Transparencia en la era Youtube

Sergio Roitberg

Un diputado argentino discute con un grupo de policías. En plena calle, se niega a recibir una infracción de tránsito. Invoca su condición de diputado. Llama por teléfono a un asesor del alcalde. Pide una sanción para quienes lo están multando. Parece enojado.

Pero Juan Cabandié (de él se trata) no sabe que lo están filmando. Con un teléfono celular. Con uno no tan moderno. Un teléfono inteligente. Tiempo después, esa filmación aparece en Youtube, misteriosamente. O intencionalmente. Cabandié, candidato del gobierno de Cristina Kirchner, sufre su peor derrota política y termina tercero, muy lejos de los ganadores.

Su caso es uno más, seguramente el más resonante de los últimos tiempos, entre todos aquellos que subestiman el poder de las redes sociales. O, en todo caso, de la importancia que tiene hoy la transparencia como valor en la comunicación y en la sociedad.

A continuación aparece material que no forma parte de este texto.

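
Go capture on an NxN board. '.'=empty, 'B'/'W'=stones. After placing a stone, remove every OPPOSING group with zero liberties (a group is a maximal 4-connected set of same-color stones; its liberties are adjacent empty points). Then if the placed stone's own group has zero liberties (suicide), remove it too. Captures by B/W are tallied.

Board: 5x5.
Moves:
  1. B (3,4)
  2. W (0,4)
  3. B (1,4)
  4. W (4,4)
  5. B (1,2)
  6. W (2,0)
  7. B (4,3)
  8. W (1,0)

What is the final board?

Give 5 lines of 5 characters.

Move 1: B@(3,4) -> caps B=0 W=0
Move 2: W@(0,4) -> caps B=0 W=0
Move 3: B@(1,4) -> caps B=0 W=0
Move 4: W@(4,4) -> caps B=0 W=0
Move 5: B@(1,2) -> caps B=0 W=0
Move 6: W@(2,0) -> caps B=0 W=0
Move 7: B@(4,3) -> caps B=1 W=0
Move 8: W@(1,0) -> caps B=1 W=0

Answer: ....W
W.B.B
W....
....B
...B.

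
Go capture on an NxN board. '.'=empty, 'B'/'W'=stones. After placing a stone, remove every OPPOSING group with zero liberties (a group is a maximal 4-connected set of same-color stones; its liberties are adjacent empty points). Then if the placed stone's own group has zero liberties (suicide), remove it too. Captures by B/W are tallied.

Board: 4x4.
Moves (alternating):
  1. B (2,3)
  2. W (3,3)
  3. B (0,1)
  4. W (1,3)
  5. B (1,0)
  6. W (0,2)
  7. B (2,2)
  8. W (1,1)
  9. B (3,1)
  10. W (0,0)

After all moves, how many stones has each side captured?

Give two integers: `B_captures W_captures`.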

Algún tiempo atrás, hubiera sido absurdo arriesgar que un teléfono iba a poner en jaque a la televisión. Que le iba a marcar su agenda. Hoy es mucho más que común. Los teléfonos son una fuente de información infinita, con imágenes y videos que difícilmente podrían trascender de otra manera. La opinión pública, que ahora produce y comparte la información, utiliza todas las nuevas tecnologías a disposición para ejercer una fuerte fiscalización sobre gobiernos, empresas e instituciones.

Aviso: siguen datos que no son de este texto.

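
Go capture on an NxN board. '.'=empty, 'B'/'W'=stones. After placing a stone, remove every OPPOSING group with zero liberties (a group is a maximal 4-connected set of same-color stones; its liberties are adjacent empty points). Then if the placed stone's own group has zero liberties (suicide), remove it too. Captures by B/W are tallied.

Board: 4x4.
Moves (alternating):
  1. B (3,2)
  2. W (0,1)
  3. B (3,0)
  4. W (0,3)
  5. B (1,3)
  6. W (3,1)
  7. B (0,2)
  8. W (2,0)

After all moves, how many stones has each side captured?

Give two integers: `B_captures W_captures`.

Answer: 1 1

Derivation:
Move 1: B@(3,2) -> caps B=0 W=0
Move 2: W@(0,1) -> caps B=0 W=0
Move 3: B@(3,0) -> caps B=0 W=0
Move 4: W@(0,3) -> caps B=0 W=0
Move 5: B@(1,3) -> caps B=0 W=0
Move 6: W@(3,1) -> caps B=0 W=0
Move 7: B@(0,2) -> caps B=1 W=0
Move 8: W@(2,0) -> caps B=1 W=1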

Del otro lado, aparecen oportunidades y riesgos. La posibilidad de fidelizar audiencias y clientes, y también el temor de tropezar, torpemente, como Cabandié, el diputado que no quería ser multado. La oportunidad de concretar nuevos negocios y alcanzar a potenciales clientes se enfrenta con el riesgo de dañar la credibilidad y la imagen de la organización por malas decisiones tomadas dentro y fuera de las redes sociales. La potencia de las nuevas plataformas moviliza contenidos y novedades con una velocidad tal que plantea nuevas reglas de conducta para todo aquel que intente participar de la agenda pública.

La transparencia se ha convertido hoy, más que en una obligación moral, en una necesidad comunicacional. No hay dónde esconderse. Lo que se dice en público tiene que corresponderse milimétricamente con lo que se hace en privado. Se terminó el doble discurso. Un error puede ser dramático.

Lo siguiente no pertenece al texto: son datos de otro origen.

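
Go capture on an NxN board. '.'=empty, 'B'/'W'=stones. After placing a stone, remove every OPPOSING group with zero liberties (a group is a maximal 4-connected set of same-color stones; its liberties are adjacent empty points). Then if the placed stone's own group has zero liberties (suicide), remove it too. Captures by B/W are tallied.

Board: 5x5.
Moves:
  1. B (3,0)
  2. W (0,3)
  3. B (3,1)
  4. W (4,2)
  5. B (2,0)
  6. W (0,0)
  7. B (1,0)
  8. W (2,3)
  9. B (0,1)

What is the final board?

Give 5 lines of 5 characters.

Move 1: B@(3,0) -> caps B=0 W=0
Move 2: W@(0,3) -> caps B=0 W=0
Move 3: B@(3,1) -> caps B=0 W=0
Move 4: W@(4,2) -> caps B=0 W=0
Move 5: B@(2,0) -> caps B=0 W=0
Move 6: W@(0,0) -> caps B=0 W=0
Move 7: B@(1,0) -> caps B=0 W=0
Move 8: W@(2,3) -> caps B=0 W=0
Move 9: B@(0,1) -> caps B=1 W=0

Answer: .B.W.
B....
B..W.
BB...
..W..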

La participación ciudadana se multiplica segundo a segundo con exigencias cada vez más elevadas, como parte de una empoderación nunca antes conocida. La falta de respuestas, la violación al contrato de confianza, puede generar una avalancha negativa en contra.

Tanto las personalidades públicas como las organizaciones privadas deben tomar nota de este momento de la revolución tecnológica. O lógica. Prepararse. Estudiar para enfrentar los nuevos retos con inteligencia y criterio suficiente para aprovechar las oportunidades y minimizar los riesgos.

Deben elegir con cuidado los voceros, los tonos y los tipos de mensajes para difundir en las redes sociales. Deben alinearlos con las estrategias institucionales y con los objetivos reales de su organización o negocio. Deben entrenar. Decidir cuidadosamente en que plataformas intervenir y en cuales no. Como hacerlo. Que hacer frente a una crisis.

Si de algo hay que estar seguro es de que el mundo cambió para siempre. No hay más margen para la improvisación. El que no entienda las nuevas reglas de una comunicación corre el riesgo de no avanzar más. O lo que es peor, quedarse afuera para siempre.